La Pasión de Cristo (2004)

Considerada por Entertainment Weekly, como la #1 en la lista de las películas más controvertidas de todos los tiempos, ‘La pasión de Cristo’ fue todo un fenomeno cinematográfico y social. Tampoco es cuestión de relatar aquí las consecuencias de tan influyente largometraje, pero se pueden hablar de las peculiaridades iniciales que poseía y sus efectos en la taquilla y el público.

Para empezar es una película sobre la pasión de Cristo, que en un principio cabe pensar que atañe a un público más reducido. Por el contrario Mel Gibson, director y escritor (también Benedict Fitzgerald) de la película, a pesar de todos los detalles y símbolos del film, apuesta también por un mensaje claro y abierto, en el que escribe a fuego que un personaje histórico y revolucionario como Jesús de Nazaret entregó su vida por la humanidad, sufriendo ampliamente y respondiendo a ese ‘infierno’ con perdón, amor y comprensión. Sin duda un hecho así da en qué pensar.

Uno de los aspectos más llamativos de la obra es sin duda su cruda visión de la violencia, derramamiento de sangre, odio y sufrimientos reflejados casi en la totalidad de las escenas. Actualmente no muchos ejemplares pueden presumir de tener una buena razón para mostrar tanta crudeza que no sea ella misma su objetivo. La intencionalidad del director reside en hacer hincapié en cuánto y cómo pues eso de alguna manera mide la calidad de un personaje como es Jesucristo. Efectivamente es chocante, pero quizá necesario para acercarse un poco al sentido de la película.

Por otro lado visualmente es excelente. El subrayado que se le ha dado a ciertos elementos, para marcar su relevancia, así como la simbología que hay detrás, llena de riqueza el largometraje. Quizá abusando de la cámara lenta para así poder captar mejor ciertos gestos que tienen un valor especial en esta historia y mucha importancia para el cristianismo, recordados una y otra vez, leídos en los evangelios, Mel Gibson consigue darle un carácter muy apropiado a esta versión, se observan detalles muy cuidados y expuestos en realidad entre tanta sangre con mucha delicadeza, de modo casi poético. La fotografía corre a cargo de   Caleb Deschanel.

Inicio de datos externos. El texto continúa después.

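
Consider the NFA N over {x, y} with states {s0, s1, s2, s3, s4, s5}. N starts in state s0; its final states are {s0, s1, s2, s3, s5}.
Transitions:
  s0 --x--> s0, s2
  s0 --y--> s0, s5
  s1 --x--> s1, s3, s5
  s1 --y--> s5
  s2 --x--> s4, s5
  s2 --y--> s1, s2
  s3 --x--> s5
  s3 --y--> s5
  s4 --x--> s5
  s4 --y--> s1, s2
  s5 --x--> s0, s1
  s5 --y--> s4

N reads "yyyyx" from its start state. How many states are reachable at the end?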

El idioma ha sido otra de las cuestiones interesantes. La idea de rodar la película en lenguas originales como el arameo, latín o hebreo es algo muy serio, es una apuesta fuerte por la fidelidad a la ‘pasión’. Primero se pensó en no colocar los subtítulos para que la actuación de los personajes hablara por sí sola, esto demuestra la soberbia interpretación y exposición de los hechos. Luego se consideraron convenientes para apreciar mejor el filme. La recreación de la Jerusalén del siglo I es espectacular, viendo el vestuario y la ambientación da gusto comprobar la insistencia de Mel Gibson evocar las situaciones que rodean las escenas, todo especialmente documentado.

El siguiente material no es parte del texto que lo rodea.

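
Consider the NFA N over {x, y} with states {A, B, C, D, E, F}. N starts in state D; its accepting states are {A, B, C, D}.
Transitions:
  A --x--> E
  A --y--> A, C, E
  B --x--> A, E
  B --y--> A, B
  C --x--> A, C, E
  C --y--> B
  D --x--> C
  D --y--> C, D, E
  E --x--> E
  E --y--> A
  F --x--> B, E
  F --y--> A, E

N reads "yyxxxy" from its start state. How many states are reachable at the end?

4

Start: {D}
read y: {C, D, E}
read y: {A, B, C, D, E}
read x: {A, C, E}
read x: {A, C, E}
read x: {A, C, E}
read y: {A, B, C, E}
Final reachable set {A, B, C, E} has 4 states.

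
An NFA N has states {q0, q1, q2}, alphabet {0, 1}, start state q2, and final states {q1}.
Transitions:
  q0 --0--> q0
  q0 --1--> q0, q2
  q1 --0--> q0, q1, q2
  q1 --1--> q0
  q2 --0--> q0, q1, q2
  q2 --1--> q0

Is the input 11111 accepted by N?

Start: {q2}
read 1: {q0}
read 1: {q0, q2}
read 1: {q0, q2}
read 1: {q0, q2}
read 1: {q0, q2}
Reachable ∩ accepting = {} — empty.

rejected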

Los personajes -la mayoría italianos- se adaptan con realismo al lenguaje, y aportan la solemnidad que merecen los acontecimientos.  Jim Caviezel, escogido para el papel de Cristo, se inmola en su piel -literalmente hablando- además de sufrir algún latigazo durante el rodaje. La labor de soportar el maquillaje es casi heroica, además de que resulta mucho más que convincente su ‘divina’ presencia en la pantalla. Rosalinda Celentano hace un papel de Satanás espeluznante y bien trabajado a pesar de sus escasas apariciones. Nombrar las transformaciones que sufrió el reparto tras las cámaras, por estar en contacto con una obra tan profunda y ambiciosa.

Por último -aunque se podrían mencionar infinidad de detalles- me gustaría elogiar la música, imprescindible la partitura de John Debney que dota de significación a toda la historia, un aspecto vital para el recuerdo. 

A pesar del interés que tiene esta obra en particular para el cristianismo, nos encontramos ante una pieza única en la historia del cine. No es difícil comprender el mensaje, aunque sí es más complicado su aceptación, no obstante se trata de un trabajo excepcional que posee todo el interés necesario para soportar y cargar con la dureza y magnificencia del largometraje,   y esto lo avalan las portentosas cifras de taquilla. No te dejará indiferente.